Nobody knows your business goals and objectives better than you, which leads to the question: are your business goals realistic and achievable? While you may want your business to be as big as Coca-Cola, it’s probably not going to happen in your first year… or five.
Write down what you hope to achieve—your goals—and where you see your company in the next 5–10 years. Then map out the steps you’ll take to accomplish these goals. Finally, do a reality-check. Are your goals achievable? What resources will you need to meet those goals? It’s good to reach and stretch a bit to accomplish something important to you and your business, but if every goal feels out of reach, you could be setting yourself up for disappointment.
Remind yourself of your goals frequently. You may even want to post your written goals somewhere you can see them: on a bulletin board, chalkboard, or whatever works for you, so they serve as your North Star. Keeping your eye on the prize helps you focus and prioritize your business objectives.
You’ve probably heard the phrase, “If you fail to plan, you plan to fail.” Yes, planning is essential to successful business, but so is actually putting your plans into action. If you spend all of your time planning, you run the risk of inhibiting your ability to carry out your business plans or leave yourself unable to adapt when something doesn’t go the way you expected.
Don’t let over-planning stifle your dreams. Instead take the knowledge you have and ensure you’re using it to move forward. If you catch yourself overthinking—or halting because you haven’t thought of everything yet—remember that there will always be a few circumstances out of your control. Trust your instincts, put down your pen, and start turning the plans you already made into realities. Who knows—you may even have better success by figuring out some of the details as you go!

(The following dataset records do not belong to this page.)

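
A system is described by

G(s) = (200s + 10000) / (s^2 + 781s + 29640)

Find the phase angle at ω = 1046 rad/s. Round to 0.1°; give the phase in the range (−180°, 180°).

Substitute s = j1046:
Numerator: 200(j1046) + 10000 = 10000 + j209200
Denominator: (j1046)^2 + 781(j1046) + 29640 = -1064476 + j816926
|N| = √(10000² + 209200²) ≈ 2.0944e+05, ∠N ≈ 87.26°
|D| = √(1064476² + 816926²) ≈ 1.3418e+06, ∠D ≈ 142.50°
∠G = 87.26° − 142.50° = -55.24°

-55.2°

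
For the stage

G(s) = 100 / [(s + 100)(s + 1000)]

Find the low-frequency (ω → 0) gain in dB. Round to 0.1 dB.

G(0) = 100 / (100·1000) = 0.001
20 log₁₀(0.001) ≈ -60.00 dB

-60.0 dB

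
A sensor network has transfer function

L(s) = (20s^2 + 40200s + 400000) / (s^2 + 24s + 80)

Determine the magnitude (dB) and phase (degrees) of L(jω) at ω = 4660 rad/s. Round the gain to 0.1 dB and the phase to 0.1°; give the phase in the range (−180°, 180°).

26.8 dB, -23.1°

Substitute s = j4660:
Numerator: 20(j4660)^2 + 40200(j4660) + 400000 = -433912000 + j187332000
Denominator: (j4660)^2 + 24(j4660) + 80 = -21715520 + j111840
|N| = √(433912000² + 187332000²) ≈ 4.7262e+08, ∠N ≈ 156.65°
|D| = √(21715520² + 111840²) ≈ 2.1716e+07, ∠D ≈ 179.70°
|L| = 4.7262e+08 / 2.1716e+07 ≈ 21.764
Gain = 20 log₁₀(21.764) ≈ 26.75 dB
∠L = 156.65° − 179.70° = -23.05°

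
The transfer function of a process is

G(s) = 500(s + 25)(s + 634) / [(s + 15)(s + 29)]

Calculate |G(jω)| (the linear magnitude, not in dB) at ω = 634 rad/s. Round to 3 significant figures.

707

At s = jω = j634:
zero (s+25): 25 + j634 → |·| = √(25²+634²) = √402581 ≈ 634.49, ∠ = arctan(634/25) ≈ 87.74°
zero (s+634): 634 + j634 → |·| = √(634²+634²) = √803912 ≈ 896.61, ∠ = arctan(634/634) ≈ 45.00°
pole (s+15): 15 + j634 → |·| = √(15²+634²) = √402181 ≈ 634.18, ∠ = arctan(634/15) ≈ 88.64°
pole (s+29): 29 + j634 → |·| = √(29²+634²) = √402797 ≈ 634.66, ∠ = arctan(634/29) ≈ 87.38°
|G| = 500 · 5.6889e+05 / 4.0249e+05 ≈ 706.71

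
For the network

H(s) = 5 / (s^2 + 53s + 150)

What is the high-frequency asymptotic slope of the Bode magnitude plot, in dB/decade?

-40 dB/decade

Each pole contributes −20 dB/decade at high frequency; each zero contributes +20 dB/decade.
Net: 0 zero(s) − 2 pole(s) → -40 dB/decade.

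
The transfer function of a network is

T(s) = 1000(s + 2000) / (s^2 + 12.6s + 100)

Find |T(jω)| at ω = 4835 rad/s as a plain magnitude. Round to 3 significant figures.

At s = jω = j4835:
zero (s+2000): 2000 + j4835 → |·| = √(2000²+4835²) = √27377225 ≈ 5232.3, ∠ = arctan(4835/2000) ≈ 67.53°
quadratic: (j4835)² + 12.6·j4835 + 100 = -23377125 + j60921 → |·| ≈ 2.3377e+07, ∠ ≈ 179.85°
|T| = 1000 · 5232.3 / 2.3377e+07 ≈ 0.22382

0.224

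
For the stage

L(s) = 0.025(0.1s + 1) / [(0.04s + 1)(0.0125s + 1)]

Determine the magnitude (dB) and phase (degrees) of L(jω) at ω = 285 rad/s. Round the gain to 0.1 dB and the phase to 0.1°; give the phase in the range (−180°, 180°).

At ω = 285 rad/s:
zero (1 + j285·0.1) = 1 + j28.5 → |·| ≈ 28.518, ∠ ≈ 87.99°
pole (1 + j285·0.04) = 1 + j11.4 → |·| ≈ 11.444, ∠ ≈ 84.99°
pole (1 + j285·0.0125) = 1 + j3.5625 → |·| ≈ 3.7002, ∠ ≈ 74.32°
|L| = 0.025 · 28.518 / (11.444 · 3.7002) ≈ 0.016837
Gain = 20 log₁₀(0.016837) ≈ -35.47 dB
∠L = (87.99°) − (84.99° + 74.32°) = -71.32°

-35.5 dB, -71.3°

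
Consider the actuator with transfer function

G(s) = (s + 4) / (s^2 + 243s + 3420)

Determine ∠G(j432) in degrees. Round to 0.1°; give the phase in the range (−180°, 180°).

Substitute s = j432:
Numerator: (j432) + 4 = 4 + j432
Denominator: (j432)^2 + 243(j432) + 3420 = -183204 + j104976
|N| = √(4² + 432²) ≈ 432.02, ∠N ≈ 89.47°
|D| = √(183204² + 104976²) ≈ 2.1115e+05, ∠D ≈ 150.19°
∠G = 89.47° − 150.19° = -60.72°

-60.7°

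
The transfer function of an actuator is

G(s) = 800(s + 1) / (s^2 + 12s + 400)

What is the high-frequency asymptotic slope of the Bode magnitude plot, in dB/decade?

-20 dB/decade

Each pole contributes −20 dB/decade at high frequency; each zero contributes +20 dB/decade.
Net: 1 zero(s) − 2 pole(s) → -20 dB/decade.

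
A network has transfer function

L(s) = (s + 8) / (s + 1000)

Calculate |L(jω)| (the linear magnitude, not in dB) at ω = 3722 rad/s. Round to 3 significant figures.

0.966

At s = jω = j3722:
zero (s+8): 8 + j3722 → |·| = √(8²+3722²) = √13853348 ≈ 3722, ∠ = arctan(3722/8) ≈ 89.88°
pole (s+1000): 1000 + j3722 → |·| = √(1000²+3722²) = √14853284 ≈ 3854, ∠ = arctan(3722/1000) ≈ 74.96°
|L| = 1 · 3722 / 3854 ≈ 0.96575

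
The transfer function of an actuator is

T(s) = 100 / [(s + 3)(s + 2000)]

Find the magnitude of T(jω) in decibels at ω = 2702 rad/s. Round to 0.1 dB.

-99.2 dB

At s = jω = j2702:
pole (s+3): 3 + j2702 → |·| = √(3²+2702²) = √7300813 ≈ 2702, ∠ = arctan(2702/3) ≈ 89.94°
pole (s+2000): 2000 + j2702 → |·| = √(2000²+2702²) = √11300804 ≈ 3361.7, ∠ = arctan(2702/2000) ≈ 53.49°
|T| = 100 / 9.0833e+06 ≈ 1.1009e-05
Gain = 20 log₁₀(1.1009e-05) ≈ -99.17 dB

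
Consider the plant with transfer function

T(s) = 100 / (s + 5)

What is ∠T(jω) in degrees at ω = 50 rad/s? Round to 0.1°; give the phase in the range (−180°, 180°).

-84.3°

Substitute s = j50:
Numerator: 100 = 100 + j0
Denominator: (j50) + 5 = 5 + j50
|N| = √(100² + 0²) ≈ 100, ∠N ≈ 0.00°
|D| = √(5² + 50²) ≈ 50.249, ∠D ≈ 84.29°
∠T = 0.00° − 84.29° = -84.29°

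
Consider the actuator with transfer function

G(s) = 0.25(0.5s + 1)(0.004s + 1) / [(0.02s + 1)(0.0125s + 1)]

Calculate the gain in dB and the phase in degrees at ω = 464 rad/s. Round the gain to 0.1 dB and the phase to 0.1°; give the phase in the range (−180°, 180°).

At ω = 464 rad/s:
zero (1 + j464·0.5) = 1 + j232 → |·| ≈ 232, ∠ ≈ 89.75°
zero (1 + j464·0.004) = 1 + j1.856 → |·| ≈ 2.1083, ∠ ≈ 61.68°
pole (1 + j464·0.02) = 1 + j9.28 → |·| ≈ 9.3337, ∠ ≈ 83.85°
pole (1 + j464·0.0125) = 1 + j5.8 → |·| ≈ 5.8856, ∠ ≈ 80.22°
|G| = 0.25 · 232 · 2.1083 / (9.3337 · 5.8856) ≈ 2.226
Gain = 20 log₁₀(2.226) ≈ 6.95 dB
∠G = (89.75° + 61.68°) − (83.85° + 80.22°) = -12.64°

7.0 dB, -12.6°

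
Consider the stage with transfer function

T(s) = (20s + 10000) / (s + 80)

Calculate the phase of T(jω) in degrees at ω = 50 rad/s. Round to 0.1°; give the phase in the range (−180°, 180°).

-26.3°

Substitute s = j50:
Numerator: 20(j50) + 10000 = 10000 + j1000
Denominator: (j50) + 80 = 80 + j50
|N| = √(10000² + 1000²) ≈ 10050, ∠N ≈ 5.71°
|D| = √(80² + 50²) ≈ 94.34, ∠D ≈ 32.01°
∠T = 5.71° − 32.01° = -26.30°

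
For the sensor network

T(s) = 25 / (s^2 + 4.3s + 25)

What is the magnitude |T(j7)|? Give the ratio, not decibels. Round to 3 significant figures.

0.649

At s = jω = j7:
quadratic: (j7)² + 4.3·j7 + 25 = -24 + j30.1 → |·| ≈ 38.497, ∠ ≈ 128.57°
|T| = 25 / 38.497 ≈ 0.6494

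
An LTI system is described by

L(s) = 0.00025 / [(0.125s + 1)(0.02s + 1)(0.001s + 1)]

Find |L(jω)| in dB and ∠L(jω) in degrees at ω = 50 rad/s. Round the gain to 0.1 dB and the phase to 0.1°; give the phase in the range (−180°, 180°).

-91.1 dB, -128.8°

At ω = 50 rad/s:
pole (1 + j50·0.125) = 1 + j6.25 → |·| ≈ 6.3295, ∠ ≈ 80.91°
pole (1 + j50·0.02) = 1 + j1 → |·| ≈ 1.4142, ∠ ≈ 45.00°
pole (1 + j50·0.001) = 1 + j0.05 → |·| ≈ 1.0012, ∠ ≈ 2.86°
|L| = 0.00025 · 1 / (6.3295 · 1.4142 · 1.0012) ≈ 2.7896e-05
Gain = 20 log₁₀(2.7896e-05) ≈ -91.09 dB
∠L = (0°) − (80.91° + 45.00° + 2.86°) = -128.77°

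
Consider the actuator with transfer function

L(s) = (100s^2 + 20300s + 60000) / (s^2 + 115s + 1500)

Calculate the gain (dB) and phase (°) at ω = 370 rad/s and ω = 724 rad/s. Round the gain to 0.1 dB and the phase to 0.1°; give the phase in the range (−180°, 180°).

ω = 370: 40.8 dB, -11.4°; ω = 724: 40.2 dB, -6.6°

Substitute s = j370:
Numerator: 100(j370)^2 + 20300(j370) + 60000 = -13630000 + j7511000
Denominator: (j370)^2 + 115(j370) + 1500 = -135400 + j42550
|N| = √(13630000² + 7511000²) ≈ 1.5563e+07, ∠N ≈ 151.14°
|D| = √(135400² + 42550²) ≈ 1.4193e+05, ∠D ≈ 162.55°
|L| = 1.5563e+07 / 1.4193e+05 ≈ 109.65
Gain = 20 log₁₀(109.65) ≈ 40.80 dB
∠L = 151.14° − 162.55° = -11.41°

Substitute s = j724:
Numerator: 100(j724)^2 + 20300(j724) + 60000 = -52357600 + j14697200
Denominator: (j724)^2 + 115(j724) + 1500 = -522676 + j83260
|N| = √(52357600² + 14697200²) ≈ 5.4381e+07, ∠N ≈ 164.32°
|D| = √(522676² + 83260²) ≈ 5.2927e+05, ∠D ≈ 170.95°
|L| = 5.4381e+07 / 5.2927e+05 ≈ 102.75
Gain = 20 log₁₀(102.75) ≈ 40.24 dB
∠L = 164.32° − 170.95° = -6.63°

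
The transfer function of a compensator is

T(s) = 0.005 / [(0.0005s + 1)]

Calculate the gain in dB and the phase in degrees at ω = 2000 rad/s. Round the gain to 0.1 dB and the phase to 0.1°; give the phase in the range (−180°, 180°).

At ω = 2000 rad/s:
pole (1 + j2000·0.0005) = 1 + j1 → |·| ≈ 1.4142, ∠ ≈ 45.00°
|T| = 0.005 · 1 / (1.4142) ≈ 0.0035356
Gain = 20 log₁₀(0.0035356) ≈ -49.03 dB
∠T = (0°) − (45.00°) = -45.00°

-49.0 dB, -45.0°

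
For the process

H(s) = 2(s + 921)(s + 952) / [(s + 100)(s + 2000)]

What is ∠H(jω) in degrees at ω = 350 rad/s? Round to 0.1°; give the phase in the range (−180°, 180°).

-43.0°

At s = jω = j350:
zero (s+921): 921 + j350 → |·| = √(921²+350²) = √970741 ≈ 985.26, ∠ = arctan(350/921) ≈ 20.81°
zero (s+952): 952 + j350 → |·| = √(952²+350²) = √1028804 ≈ 1014.3, ∠ = arctan(350/952) ≈ 20.19°
pole (s+100): 100 + j350 → |·| = √(100²+350²) = √132500 ≈ 364.01, ∠ = arctan(350/100) ≈ 74.05°
pole (s+2000): 2000 + j350 → |·| = √(2000²+350²) = √4122500 ≈ 2030.4, ∠ = arctan(350/2000) ≈ 9.93°
∠H = 41.00° − 83.98° = -42.98°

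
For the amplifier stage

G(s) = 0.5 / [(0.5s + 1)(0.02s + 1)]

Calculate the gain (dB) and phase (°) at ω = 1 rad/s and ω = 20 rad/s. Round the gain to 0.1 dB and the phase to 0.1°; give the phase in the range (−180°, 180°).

ω = 1: -7.0 dB, -27.7°; ω = 20: -26.7 dB, -106.1°

At ω = 1 rad/s:
pole (1 + j1·0.5) = 1 + j0.5 → |·| ≈ 1.118, ∠ ≈ 26.57°
pole (1 + j1·0.02) = 1 + j0.02 → |·| ≈ 1.0002, ∠ ≈ 1.15°
|G| = 0.5 · 1 / (1.118 · 1.0002) ≈ 0.44714
Gain = 20 log₁₀(0.44714) ≈ -6.99 dB
∠G = (0°) − (26.57° + 1.15°) = -27.72°

At ω = 20 rad/s:
pole (1 + j20·0.5) = 1 + j10 → |·| ≈ 10.05, ∠ ≈ 84.29°
pole (1 + j20·0.02) = 1 + j0.4 → |·| ≈ 1.077, ∠ ≈ 21.80°
|G| = 0.5 · 1 / (10.05 · 1.077) ≈ 0.046194
Gain = 20 log₁₀(0.046194) ≈ -26.71 dB
∠G = (0°) − (84.29° + 21.80°) = -106.09°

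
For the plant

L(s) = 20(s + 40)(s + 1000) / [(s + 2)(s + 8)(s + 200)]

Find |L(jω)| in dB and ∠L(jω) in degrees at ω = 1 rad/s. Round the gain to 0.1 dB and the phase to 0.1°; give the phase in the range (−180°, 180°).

At s = jω = j1:
zero (s+40): 40 + j1 → |·| = √(40²+1²) = √1601 ≈ 40.012, ∠ = arctan(1/40) ≈ 1.43°
zero (s+1000): 1000 + j1 → |·| = √(1000²+1²) = √1000001 ≈ 1000, ∠ = arctan(1/1000) ≈ 0.06°
pole (s+2): 2 + j1 → |·| = √(2²+1²) = √5 ≈ 2.2361, ∠ = arctan(1/2) ≈ 26.57°
pole (s+8): 8 + j1 → |·| = √(8²+1²) = √65 ≈ 8.0623, ∠ = arctan(1/8) ≈ 7.13°
pole (s+200): 200 + j1 → |·| = √(200²+1²) = √40001 ≈ 200, ∠ = arctan(1/200) ≈ 0.29°
|L| = 20 · 40012 / 3605.6 ≈ 221.94
Gain = 20 log₁₀(221.94) ≈ 46.92 dB
∠L = 1.49° − 33.99° = -32.50°

46.9 dB, -32.5°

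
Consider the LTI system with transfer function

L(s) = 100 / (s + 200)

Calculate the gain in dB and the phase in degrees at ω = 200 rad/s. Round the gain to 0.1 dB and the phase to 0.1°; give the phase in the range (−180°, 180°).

-9.0 dB, -45.0°

Substitute s = j200:
Numerator: 100 = 100 + j0
Denominator: (j200) + 200 = 200 + j200
|N| = √(100² + 0²) ≈ 100, ∠N ≈ 0.00°
|D| = √(200² + 200²) ≈ 282.84, ∠D ≈ 45.00°
|L| = 100 / 282.84 ≈ 0.35356
Gain = 20 log₁₀(0.35356) ≈ -9.03 dB
∠L = 0.00° − 45.00° = -45.00°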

Did you start a business because you already had a contact-list full of promised clients? That’s a great way to get the ball rolling, but too much dependence on that initial list of friends and family may not allow you to reach new customers.
Every business—even a lemonade stand—needs to market to new customers to succeed, but you can’t rely solely on previous customers to refer your services to their friends and others in their network. While referrals often make the best customers, introducing your product or service to an all-new audience is essential, too.
Fortunately, you have choices on how you reach new segments of the audience: social media, email marketing, online ads, direct mail advertising, networking, and more. If paid ads aren’t in your budget, consider tapping into external financing, which you can use to help you access new prospects and old customers, too.
Who are you competing against? What are they doing and saying that makes customers choose them over you? If you’re not keeping up with your competitors’ activities, you could be making a mistake.
While you could pay for a professional competitor analysis, you can also do a scaled-down version for next to nothing. Start by following your competitors on social media and signing up for their mailing lists. These two simple activities can give you insight into who your competitors are trying to reach and how they’re speaking to the audience you may want to attract, too. Use this information to determine how you’ll differentiate your business from theirs. By the way, if you can’t find your competitor on social media or communicating with prospects via email updates, congratulations—you may have also spotted an opportunity to be swoop in and own the space.
Have you shared your ideas with your team? As a business owner, your vision is likely clear and concise. If you don’t share your vision company-wide, however, your team may not know exactly where they fit in.
Talk about your plans with your team, and then ask for input and feedback. Everyone in your organization—employees, partners, and investors—can help make your picture of success even richer. You may also find that your team has ideas and skills that you didn’t know about that can turn into strategies to keep your business growing.